Je suis la déraison infiltrée dans ton corps par combusion de nos voeux, les atomes en fusion dont tu dépends, tu succombe face aux vapeurs.
Tu te plie un peu plus après chaque pulsation, je sents ton poult s'accèléré à proximité de mon coeur d'hélium et mon sang qui cogne. Mes reves se collent à la paroi, il tomberons sous tes doigts. Tu me parles de choix, je parles de chance. La fièvre assome les etres en disgrace, réanimez moi.
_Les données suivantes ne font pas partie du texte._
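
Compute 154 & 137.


0b10011010 & 0b10001001 = 0b10001000 = 136

136


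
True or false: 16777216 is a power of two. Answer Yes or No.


0b1000000000000000000000000. Only one bit set => Yes

Yes


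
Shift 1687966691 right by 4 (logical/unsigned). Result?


0b1100100100111000101001111100011 >> 4 = 0b110010010011100010100111110 = 105497918

105497918


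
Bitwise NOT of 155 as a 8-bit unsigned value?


~0b10011011 = 0b1100100 = 100 (8-bit unsigned)

100


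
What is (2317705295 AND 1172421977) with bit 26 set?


Step 1: 2317705295 & 1172421977 = 2170953
Step 2: 2170953 | (1 << 26) = 2170953 | 67108864 = 69279817

69279817


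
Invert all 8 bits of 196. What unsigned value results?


196 ^ 255 = 59

59


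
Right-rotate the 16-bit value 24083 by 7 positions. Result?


Rotate 0b101111000010011 right by 7 (16-bit) = 0b10011010111100 = 9916

9916


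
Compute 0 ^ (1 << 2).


0 ^ (1 << 2) = 0 ^ 4 = 4

4


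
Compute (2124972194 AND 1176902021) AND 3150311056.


Step 1: 2124972194 & 1176902021 = 1176502400
Step 2: 1176502400 & 3150311056 = 33554560

33554560


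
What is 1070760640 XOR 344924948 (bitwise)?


0b111111110100101000001011000000 ^ 0b10100100011110010001100010100 = 0b101011010111011010000111010100 = 727556564

727556564


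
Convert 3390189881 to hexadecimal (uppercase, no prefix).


3390189881 = CA123139 hex

CA123139


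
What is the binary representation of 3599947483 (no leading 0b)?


3599947483 = 11010110100100101101011011011011 in binary

11010110100100101101011011011011


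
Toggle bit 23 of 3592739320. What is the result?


3592739320 ^ (1 << 23) = 3592739320 ^ 8388608 = 3601127928

3601127928


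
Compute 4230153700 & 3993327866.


0b11111100001000110000010111100100 & 0b11101110000001010101100011111010 = 0b11101100000000010000000011100000 = 3959488736

3959488736


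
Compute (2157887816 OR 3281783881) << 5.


Step 1: 2157887816 | 3281783881 = 3281964361
Step 2: 3281964361 << 5 = 105022859552

105022859552


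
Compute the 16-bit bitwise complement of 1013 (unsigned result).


~0b1111110101 = 0b1111110000001010 = 64522 (16-bit unsigned)

64522


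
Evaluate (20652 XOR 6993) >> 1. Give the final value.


Step 1: 20652 ^ 6993 = 19453
Step 2: 19453 >> 1 = 9726

9726


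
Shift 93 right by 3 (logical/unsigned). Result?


0b1011101 >> 3 = 0b1011 = 11

11


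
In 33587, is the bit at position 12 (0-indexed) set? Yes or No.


0b1000001100110011, bit 12 = 0. No

No


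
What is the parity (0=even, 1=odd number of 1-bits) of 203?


0b11001011 has 5 ones => parity 1

1


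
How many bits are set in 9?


0b1001 has 2 set bits

2


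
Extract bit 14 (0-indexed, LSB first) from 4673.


0b1001001000001, position 14 = 0

0


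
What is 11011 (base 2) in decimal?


11011 in decimal = 27

27


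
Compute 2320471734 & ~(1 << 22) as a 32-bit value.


2320471734 & ~(1 << 22) = 2316277430

2316277430


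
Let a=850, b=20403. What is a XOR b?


850 ^ 20403 = 19681

19681


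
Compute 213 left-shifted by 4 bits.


0b11010101 << 4 = 0b110101010000 = 3408

3408


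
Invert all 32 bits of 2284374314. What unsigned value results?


2284374314 ^ 4294967295 = 2010592981

2010592981


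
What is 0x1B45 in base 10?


1B45 hex = 6981 decimal

6981


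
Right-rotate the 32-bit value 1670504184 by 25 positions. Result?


Rotate 0b1100011100100011101111011111000 right by 25 (32-bit) = 0b11001000111011110111110000110001 = 3371138097

3371138097


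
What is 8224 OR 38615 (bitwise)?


0b10000000100000 | 0b1001011011010111 = 0b1011011011110111 = 46839

46839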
Nous devenons le vertige, le frisson qui s'empare de nos actions,puissant comme tes doutes au fil des nuits, laisse moi rever mon idylle. Il n'y a de vérité que celle qui te ramènent vers moi, et meme la science ne sais pas au combien tu me manque parfois, désirs évaporés et de songe trop longtemps resistés, tu deviens l'inassouvie. Mon insipide,je ne te laisserais pas filer à nouveau. la fierté pédante est un plat qui ne se mange pas chez moi, a bouche accuse, le coeur pardonne, les souvenirs remontent. Je veux conspirer avec le destin pour saisir toute la triste organisation des choses, je la briserais en mille morceaux pour la faire à l'aune de mes désirs. Je me contente du présent, plutot coup de reins que coup de coeur pour ne pas regretter le passé.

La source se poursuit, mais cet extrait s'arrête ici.